AutumnMadness Mon 17-Jun-13 12:15:24

UK law is, to me, hopelessly inadequate when it comes to rape. I would struggle to use it in place of a basic assumption of what rape is.

A penis makes, to me, rape about sex because a penis is genitals, a sexual organ, part of a human being. And it is really not necessary for rape. Rape is not about a penis. It's really more about what's in a person's head.

MalenkyRusskyDrakonchik Mon 17-Jun-13 12:17:54

I didn't label people outside the historical context. confused

I was arguing precisely that point.

It's not as simple as 'some men are evil and rape people because they are evil'. I find that very hard to accept, because I think it is basically sexist.

My husband is a potential rapist in that he has a penis. It has nothing to do with what was accepted as normal in the past.

However, my statement 'men as a class rape' is important for us to make, because we know that otherwise, some men and women will not examine their own situations. We ourselves won't. That is the part of the argument where it becomes useful to compare our society to the past. We have to realize that we all have blind spots (we as a society). We all need to analyse how we live.

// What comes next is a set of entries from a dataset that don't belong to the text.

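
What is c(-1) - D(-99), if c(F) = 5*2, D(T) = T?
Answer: 109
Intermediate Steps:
c(F) = 10
c(-1) - D(-99) = 10 - 1*(-99) = 10 + 99 = 109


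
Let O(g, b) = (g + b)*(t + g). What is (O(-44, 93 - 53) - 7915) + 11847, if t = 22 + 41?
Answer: 3856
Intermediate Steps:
t = 63
O(g, b) = (63 + g)*(b + g) (O(g, b) = (g + b)*(63 + g) = (b + g)*(63 + g) = (63 + g)*(b + g))
(O(-44, 93 - 53) - 7915) + 11847 = (((-44)**2 + 63*(93 - 53) + 63*(-44) + (93 - 53)*(-44)) - 7915) + 11847 = ((1936 + 63*40 - 2772 + 40*(-44)) - 7915) + 11847 = ((1936 + 2520 - 2772 - 1760) - 7915) + 11847 = (-76 - 7915) + 11847 = -7991 + 11847 = 3856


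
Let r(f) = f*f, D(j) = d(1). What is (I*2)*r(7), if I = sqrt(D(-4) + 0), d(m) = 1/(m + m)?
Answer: 49*sqrt(2) ≈ 69.297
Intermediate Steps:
d(m) = 1/(2*m)
D(j) = 1/2 (D(j) = (1/2)/1 = (1/2)*1 = 1/2)
r(f) = f**2
I = sqrt(2)/2 (I = sqrt(1/2 + 0) = sqrt(1/2) = sqrt(2)/2 ≈ 0.70711)
(I*2)*r(7) = ((sqrt(2)/2)*2)*7**2 = sqrt(2)*49 = 49*sqrt(2)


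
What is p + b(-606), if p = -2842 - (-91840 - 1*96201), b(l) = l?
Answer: 184593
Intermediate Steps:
p = 185199 (p = -2842 - (-91840 - 96201) = -2842 - 1*(-188041) = -2842 + 188041 = 185199)
p + b(-606) = 185199 - 606 = 184593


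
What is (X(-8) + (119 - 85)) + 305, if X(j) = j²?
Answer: 403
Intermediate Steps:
(X(-8) + (119 - 85)) + 305 = ((-8)² + (119 - 85)) + 305 = (64 + 34) + 305 = 98 + 305 = 403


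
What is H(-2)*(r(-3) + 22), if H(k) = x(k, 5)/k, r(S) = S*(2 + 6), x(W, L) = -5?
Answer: -5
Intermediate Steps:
r(S) = 8*S (r(S) = S*8 = 8*S)
H(k) = -5/k
H(-2)*(r(-3) + 22) = (-5/(-2))*(8*(-3) + 22) = (-5*(-½))*(-24 + 22) = (5/2)*(-2) = -5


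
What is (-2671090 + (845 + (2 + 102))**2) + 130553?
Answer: -1639936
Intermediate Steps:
(-2671090 + (845 + (2 + 102))**2) + 130553 = (-2671090 + (845 + 104)**2) + 130553 = (-2671090 + 949**2) + 130553 = (-2671090 + 900601) + 130553 = -1770489 + 130553 = -1639936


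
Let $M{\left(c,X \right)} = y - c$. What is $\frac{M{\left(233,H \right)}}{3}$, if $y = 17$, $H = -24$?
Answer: $-72$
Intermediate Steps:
$M{\left(c,X \right)} = 17 - c$
$\frac{M{\left(233,H \right)}}{3} = \frac{17 - 233}{3} = \frac{1}{3} \left(-216\right) = -72$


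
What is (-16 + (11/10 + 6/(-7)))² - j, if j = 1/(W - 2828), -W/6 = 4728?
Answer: 2372083704/9553775 ≈ 248.29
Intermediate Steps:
W = -28368 (W = -6*4728 = -28368)
j = -1/31196 (j = 1/(-28368 - 2828) = 1/(-31196) = -1/31196 ≈ -3.2055e-5)
(-16 + (11/10 + 6/(-7)))² - j = (-16 + (11/10 + 6/(-7)))² - 1*(-1/31196) = (-16 + (11*(⅒) + 6*(-⅐)))² + 1/31196 = (-16 + (11/10 - 6/7))² + 1/31196 = (-16 + 17/70)² + 1/31196 = (-1103/70)² + 1/31196 = 1216609/4900 + 1/31196 = 2372083704/9553775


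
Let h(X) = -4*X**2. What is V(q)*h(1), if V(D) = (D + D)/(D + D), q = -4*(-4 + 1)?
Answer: -4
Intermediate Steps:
q = 12 (q = -4*(-3) = 12)
V(D) = 1 (V(D) = (2*D)/((2*D)) = (2*D)*(1/(2*D)) = 1)
V(q)*h(1) = 1*(-4*1**2) = 1*(-4*1) = 1*(-4) = -4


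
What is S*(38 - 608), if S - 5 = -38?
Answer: 18810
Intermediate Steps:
S = -33 (S = 5 - 38 = -33)
S*(38 - 608) = -33*(38 - 608) = -33*(-570) = 18810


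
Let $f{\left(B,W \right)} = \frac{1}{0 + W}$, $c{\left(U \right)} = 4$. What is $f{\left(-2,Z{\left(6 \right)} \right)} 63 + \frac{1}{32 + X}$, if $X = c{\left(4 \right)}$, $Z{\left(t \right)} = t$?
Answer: $\frac{379}{36} \approx 10.528$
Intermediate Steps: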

I really don't see any alternative to this way of looking at men and women, other than to assume there is gendered evil in the world, and that is a horrible assumption.

AutumnMadness Mon 17-Jun-13 12:18:18

I guess UK law defines penetration by an object other than a penis as sexual assault. Shall we broaden the discussion to include the women who experienced sexual assault as defined by UK law? It seems a bit unfair to exclude them.